Following the completion of his degree, Hassabis returned to the gaming industry, this time working for Lionhead Studios. He then founded his own company, Elixir Studios in 1998. He held the position of executive designer for the video games Republic: The Revolution and Evil Genius, both of which were nominated for the British Academy of Film and Television Arts (BAFTA) awards.

Following his work in the gaming industry, Hassabis returned to academia and pursued a PhD in cognitive neuroscience at University College London (UCL). His goal was to draw inspiration from the workings of the human brain to develop novel algorithms for artificial intelligence (AI). In 2009, he successfully completed his PhD program.

DeepMind, AI, and Google

In 2010, the British-Greek tech expert founded DeepMind, a machine learning AI start-up; four years later it was acquired by Google for £400 million.

At the time of the acquisition, Hassabis explained that DeepMind’s work and research mostly involved  “learning algorithms — ones that automatically learn how to do things from raw data, rather than being programmed to do things”.

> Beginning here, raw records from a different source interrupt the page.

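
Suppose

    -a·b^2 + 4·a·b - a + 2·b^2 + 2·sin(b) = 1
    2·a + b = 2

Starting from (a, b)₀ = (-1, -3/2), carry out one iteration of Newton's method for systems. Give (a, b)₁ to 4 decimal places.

(2.6416, -3.2833)

At (-1, -3/2): F = (10.755010, -5.5000).
Jacobian J = [[-b^2 + 4·b - 1, -2·a·b + 4·a + 4·b + 2·cos(b)], [2, 1]].
At the point, J = [[-9.2500, -12.858526], [2.0000, 1.0000]] (det J = 16.467051).
Solving J·Δ = −F gives Δ = (3.6416, -1.7833).
Then the next iterate is (a, b)₁ = (2.6416, -3.2833).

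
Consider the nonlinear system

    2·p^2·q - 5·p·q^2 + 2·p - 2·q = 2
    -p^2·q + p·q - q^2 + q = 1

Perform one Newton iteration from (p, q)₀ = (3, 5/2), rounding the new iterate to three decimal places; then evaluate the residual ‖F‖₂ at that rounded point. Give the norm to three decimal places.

16.098

At (3, 5/2): F = (-49.750, -19.750).
Jacobian J = [[4·p·q - 5·q^2 + 2, 2·p^2 - 10·p·q - 2], [-2·p·q + q, -p^2 + p - 2·q + 1]].
At the point, J = [[0.750, -59.000], [-12.500, -10.000]] (det J = -745.000).
Solving J·Δ = −F gives Δ = (-0.896, -0.855).
Then the next iterate is (p, q)₁ = (2.104, 1.645).
Re-evaluating at (2.104, 1.645): F = (-14.98516, -5.88206), so ‖F‖₂ = 16.098.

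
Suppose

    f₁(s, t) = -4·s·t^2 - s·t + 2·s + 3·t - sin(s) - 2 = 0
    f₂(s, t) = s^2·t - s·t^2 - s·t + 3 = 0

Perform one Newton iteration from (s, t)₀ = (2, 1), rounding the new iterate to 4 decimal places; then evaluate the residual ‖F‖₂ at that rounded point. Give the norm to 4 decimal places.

At (2, 1): F = (-5.909297, 3.0000).
Jacobian J = [[-4·t^2 - t - cos(s) + 2, -8·s·t - s + 3], [2·s·t - t^2 - t, s^2 - 2·s·t - s]].
At the point, J = [[-2.583853, -15.0000], [2.0000, -2.0000]] (det J = 35.167706).
Solving J·Δ = −F gives Δ = (-1.6156, -0.1156).
Then the next iterate is (s, t)₁ = (0.3844, 0.8844).
Re-evaluating at (0.3844, 0.8844): F = (-0.495621, 2.490055), so ‖F‖₂ = 2.5389.

2.5389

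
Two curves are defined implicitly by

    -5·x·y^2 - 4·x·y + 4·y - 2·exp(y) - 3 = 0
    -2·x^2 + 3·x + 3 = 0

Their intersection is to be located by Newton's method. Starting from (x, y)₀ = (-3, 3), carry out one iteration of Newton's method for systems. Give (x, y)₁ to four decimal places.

(-1.4000, 2.2613)

At (-3, 3): F = (139.828926, -24.0000).
Jacobian J = [[-5·y^2 - 4·y, -10·x·y - 4·x - 2·exp(y) + 4], [-4·x + 3, 0]].
At the point, J = [[-57.0000, 65.828926], [15.0000, 0.0000]] (det J = -987.433892).
Solving J·Δ = −F gives Δ = (1.6000, -0.7387).
Then the next iterate is (x, y)₁ = (-1.4000, 2.2613).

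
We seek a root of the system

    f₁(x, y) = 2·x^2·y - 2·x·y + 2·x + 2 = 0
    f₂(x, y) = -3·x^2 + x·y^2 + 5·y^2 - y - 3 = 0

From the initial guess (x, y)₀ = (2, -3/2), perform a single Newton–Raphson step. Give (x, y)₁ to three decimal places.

At (2, -3/2): F = (0.000, 2.250).
Jacobian J = [[4·x·y - 2·y + 2, 2·x^2 - 2·x], [-6·x + y^2, 2·x·y + 10·y - 1]].
At the point, J = [[-7.000, 4.000], [-9.750, -22.000]] (det J = 193.000).
Solving J·Δ = −F gives Δ = (0.047, 0.082).
Then the next iterate is (x, y)₁ = (2.047, -1.418).

(2.047, -1.418)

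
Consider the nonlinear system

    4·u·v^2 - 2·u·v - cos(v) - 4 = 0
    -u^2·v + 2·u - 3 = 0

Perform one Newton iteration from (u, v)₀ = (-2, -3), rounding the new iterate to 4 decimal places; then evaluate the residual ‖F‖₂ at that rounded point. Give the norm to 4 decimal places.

At (-2, -3): F = (-87.010008, 5.0000).
Jacobian J = [[4·v^2 - 2·v, 8·u·v - 2·u + sin(v)], [-2·u·v + 2, -u^2]].
At the point, J = [[42.0000, 51.858880], [-10.0000, -4.0000]] (det J = 350.588800).
Solving J·Δ = −F gives Δ = (-0.2531, 1.8828).
Then the next iterate is (u, v)₁ = (-2.2531, -1.1172).
Re-evaluating at (-2.2531, -1.1172): F = (-20.721227, -1.834779), so ‖F‖₂ = 20.8023.

20.8023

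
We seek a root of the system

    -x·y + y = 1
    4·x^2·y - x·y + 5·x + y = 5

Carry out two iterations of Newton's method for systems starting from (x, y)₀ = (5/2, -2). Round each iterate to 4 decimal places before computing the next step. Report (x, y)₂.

At (5/2, -2): F = (2.0000, -39.5000).
Jacobian J = [[-y, -x + 1], [8·x·y - y + 5, 4·x^2 - x + 1]].
At the point, J = [[2.0000, -1.5000], [-33.0000, 23.5000]] (det J = -2.5000).
Solving J·Δ = −F gives Δ = (-4.9000, -5.2000).
Then the next iterate is (x, y)₁ = (-2.4000, -7.2000).
Round to (-2.4000, -7.2000) and repeat: F = (-25.4800, -207.3680), J = [[7.2000, 3.4000], [150.4400, 26.4400]].
Δ = (0.0977, 7.2873), so (x, y)₂ = (-2.3023, 0.0873).

(-2.3023, 0.0873)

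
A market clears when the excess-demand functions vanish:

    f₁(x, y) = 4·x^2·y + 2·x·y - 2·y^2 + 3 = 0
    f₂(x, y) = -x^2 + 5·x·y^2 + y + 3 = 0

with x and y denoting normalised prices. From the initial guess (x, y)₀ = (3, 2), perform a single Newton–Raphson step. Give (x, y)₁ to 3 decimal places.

At (3, 2): F = (79.000, 56.000).
Jacobian J = [[8·x·y + 2·y, 4·x^2 + 2·x - 4·y], [-2·x + 5·y^2, 10·x·y + 1]].
At the point, J = [[52.000, 34.000], [14.000, 61.000]] (det J = 2696.000).
Solving J·Δ = −F gives Δ = (-1.081, -0.670).
Then the next iterate is (x, y)₁ = (1.919, 1.330).

(1.919, 1.330)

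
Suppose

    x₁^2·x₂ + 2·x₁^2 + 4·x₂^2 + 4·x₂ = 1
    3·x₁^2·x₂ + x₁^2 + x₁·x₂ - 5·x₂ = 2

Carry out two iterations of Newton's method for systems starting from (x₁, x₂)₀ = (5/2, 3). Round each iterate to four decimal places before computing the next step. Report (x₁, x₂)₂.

At (5/2, 3): F = (78.2500, 53.0000).
Jacobian J = [[2·x₁·x₂ + 4·x₁, x₁^2 + 8·x₂ + 4], [6·x₁·x₂ + 2·x₁ + x₂, 3·x₁^2 + x₁ - 5]].
At the point, J = [[25.0000, 34.2500], [53.0000, 16.2500]] (det J = -1409.0000).
Solving J·Δ = −F gives Δ = (-0.3859, -2.0030).
Then the next iterate is (x₁, x₂)₁ = (2.1141, 0.9970).
Round to (2.1141, 0.9970) and repeat: F = (20.358884, 12.960208), J = [[12.671915, 16.445419], [17.871746, 10.522356]].
Δ = (0.0068, -1.2432), so (x₁, x₂)₂ = (2.1209, -0.2462).

(2.1209, -0.2462)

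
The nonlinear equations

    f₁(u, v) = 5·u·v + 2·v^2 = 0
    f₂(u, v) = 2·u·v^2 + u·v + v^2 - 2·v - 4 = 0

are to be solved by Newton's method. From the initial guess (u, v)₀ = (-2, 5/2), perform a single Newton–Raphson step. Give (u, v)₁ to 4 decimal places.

At (-2, 5/2): F = (-12.5000, -32.7500).
Jacobian J = [[5·v, 5·u + 4·v], [2·v^2 + v, 4·u·v + u + 2·v - 2]].
At the point, J = [[12.5000, 0.0000], [15.0000, -19.0000]] (det J = -237.5000).
Solving J·Δ = −F gives Δ = (1.0000, -0.9342).
Then the next iterate is (u, v)₁ = (-1.0000, 1.5658).

(-1.0000, 1.5658)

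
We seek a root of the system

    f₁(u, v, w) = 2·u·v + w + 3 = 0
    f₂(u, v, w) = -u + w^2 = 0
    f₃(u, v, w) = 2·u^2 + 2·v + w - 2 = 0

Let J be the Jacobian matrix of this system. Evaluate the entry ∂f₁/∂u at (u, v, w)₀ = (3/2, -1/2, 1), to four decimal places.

∂f₁/∂u = 2·v.
At (3/2, -1/2, 1) this is -1.0000.

-1.0000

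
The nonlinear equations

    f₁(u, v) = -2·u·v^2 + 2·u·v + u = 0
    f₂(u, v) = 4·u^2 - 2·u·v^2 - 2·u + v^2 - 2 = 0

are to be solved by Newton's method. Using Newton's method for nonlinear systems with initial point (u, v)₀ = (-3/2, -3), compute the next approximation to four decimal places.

(-0.3500, -2.6167)

At (-3/2, -3): F = (34.5000, 46.0000).
Jacobian J = [[-2·v^2 + 2·v + 1, -4·u·v + 2·u], [8·u - 2·v^2 - 2, -4·u·v + 2·v]].
At the point, J = [[-23.0000, -21.0000], [-32.0000, -24.0000]] (det J = -120.0000).
Solving J·Δ = −F gives Δ = (1.1500, 0.3833).
Then the next iterate is (u, v)₁ = (-0.3500, -2.6167).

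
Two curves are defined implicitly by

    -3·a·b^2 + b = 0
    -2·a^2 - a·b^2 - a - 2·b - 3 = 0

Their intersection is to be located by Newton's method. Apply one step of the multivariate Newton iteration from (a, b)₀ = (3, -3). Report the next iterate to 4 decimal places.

At (3, -3): F = (-84.0000, -45.0000).
Jacobian J = [[-3·b^2, -6·a·b + 1], [-4·a - b^2 - 1, -2·a·b - 2]].
At the point, J = [[-27.0000, 55.0000], [-22.0000, 16.0000]] (det J = 778.0000).
Solving J·Δ = −F gives Δ = (-1.4537, 0.8136).
Then the next iterate is (a, b)₁ = (1.5463, -2.1864).

(1.5463, -2.1864)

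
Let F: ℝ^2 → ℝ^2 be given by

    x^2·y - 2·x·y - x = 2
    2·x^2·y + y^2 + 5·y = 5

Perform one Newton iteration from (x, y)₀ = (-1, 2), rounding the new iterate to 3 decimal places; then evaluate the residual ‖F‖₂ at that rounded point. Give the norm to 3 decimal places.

At (-1, 2): F = (5.000, 13.000).
Jacobian J = [[2·x·y - 2·y - 1, x^2 - 2·x], [4·x·y, 2·x^2 + 2·y + 5]].
At the point, J = [[-9.000, 3.000], [-8.000, 11.000]] (det J = -75.000).
Solving J·Δ = −F gives Δ = (0.213, -1.027).
Then the next iterate is (x, y)₁ = (-0.787, 0.973).
Re-evaluating at (-0.787, 0.973): F = (0.92115, 2.01702), so ‖F‖₂ = 2.217.

2.217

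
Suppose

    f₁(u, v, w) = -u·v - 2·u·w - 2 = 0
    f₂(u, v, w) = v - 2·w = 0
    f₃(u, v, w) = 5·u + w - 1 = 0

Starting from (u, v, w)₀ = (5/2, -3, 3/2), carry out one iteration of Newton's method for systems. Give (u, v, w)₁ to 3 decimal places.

(0.240, -0.400, -0.200)

At (5/2, -3, 3/2): F = (-2.000, -6.000, 13.000).
Jacobian J = [[-v - 2·w, -u, -2·u], [0, 1, -2], [5, 0, 1]].
At the point, J = [[0.000, -2.500, -5.000], [0.000, 1.000, -2.000], [5.000, 0.000, 1.000]] (det J = 50.000).
Solving J·Δ = −F gives Δ = (-2.260, 2.600, -1.700).
Then the next iterate is (u, v, w)₁ = (0.240, -0.400, -0.200).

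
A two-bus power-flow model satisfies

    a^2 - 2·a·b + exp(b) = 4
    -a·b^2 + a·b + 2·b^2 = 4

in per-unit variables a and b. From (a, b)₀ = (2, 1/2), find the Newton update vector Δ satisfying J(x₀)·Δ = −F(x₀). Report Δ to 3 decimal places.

(1.177, 1.353)

At (2, 1/2): F = (-0.35128, -3.000).
Jacobian J = [[2·a - 2·b, -2·a + exp(b)], [-b^2 + b, -2·a·b + a + 4·b]].
At the point, J = [[3.000, -2.35128], [0.250, 2.000]] (det J = 6.58782).
Solving J·Δ = −F gives Δ = (1.177, 1.353).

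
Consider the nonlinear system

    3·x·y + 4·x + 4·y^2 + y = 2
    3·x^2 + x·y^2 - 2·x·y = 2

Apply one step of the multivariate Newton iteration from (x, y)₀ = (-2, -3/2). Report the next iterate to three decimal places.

(-1.528, -1.132)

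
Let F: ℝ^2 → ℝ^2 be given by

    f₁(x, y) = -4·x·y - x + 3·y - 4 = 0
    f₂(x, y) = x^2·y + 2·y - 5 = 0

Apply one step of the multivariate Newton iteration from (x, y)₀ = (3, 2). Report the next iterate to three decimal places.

(16.556, -14.333)

At (3, 2): F = (-25.000, 17.000).
Jacobian J = [[-4·y - 1, -4·x + 3], [2·x·y, x^2 + 2]].
At the point, J = [[-9.000, -9.000], [12.000, 11.000]] (det J = 9.000).
Solving J·Δ = −F gives Δ = (13.556, -16.333).
Then the next iterate is (x, y)₁ = (16.556, -14.333).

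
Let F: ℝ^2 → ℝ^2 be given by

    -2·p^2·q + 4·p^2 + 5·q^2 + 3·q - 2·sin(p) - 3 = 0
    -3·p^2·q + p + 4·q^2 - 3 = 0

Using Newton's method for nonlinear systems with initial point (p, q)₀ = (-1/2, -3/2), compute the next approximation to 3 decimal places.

(-0.507, -0.979)

At (-1/2, -3/2): F = (6.45885, 6.625).
Jacobian J = [[-4·p·q + 8·p - 2·cos(p), -2·p^2 + 10·q + 3], [-6·p·q + 1, -3·p^2 + 8·q]].
At the point, J = [[-8.75517, -12.500], [-3.500, -12.750]] (det J = 67.87836).
Solving J·Δ = −F gives Δ = (-0.007, 0.521).
Then the next iterate is (p, q)₁ = (-0.507, -0.979).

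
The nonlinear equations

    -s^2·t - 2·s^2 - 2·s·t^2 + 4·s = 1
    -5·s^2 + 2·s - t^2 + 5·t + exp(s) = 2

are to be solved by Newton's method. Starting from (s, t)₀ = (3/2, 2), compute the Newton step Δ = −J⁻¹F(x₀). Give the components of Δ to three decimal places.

At (3/2, 2): F = (-16.000, 0.23169).
Jacobian J = [[-2·s·t - 4·s - 2·t^2 + 4, -s^2 - 4·s·t], [-10·s + exp(s) + 2, -2·t + 5]].
At the point, J = [[-16.000, -14.250], [-8.51831, 1.000]] (det J = -137.38593).
Solving J·Δ = −F gives Δ = (-0.092, -1.019).

(-0.092, -1.019)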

“We are not trying to copy or interface with the brain,” he added. “We look at state-of-the-art neuroscience and cherry-pick the key principles behind how we think the mind works and see if we can convert them into an algorithm.”

Recently, Hassabis, who is at the forefront of Google’s efforts to innovate in the field of AI predicted that artificial general intelligence (AGI) could soon be on the horizon, given the rapid development in AI technologies.

AGI is a theoretical concept that involves AI achieving cognitive capabilities comparable to those of humans.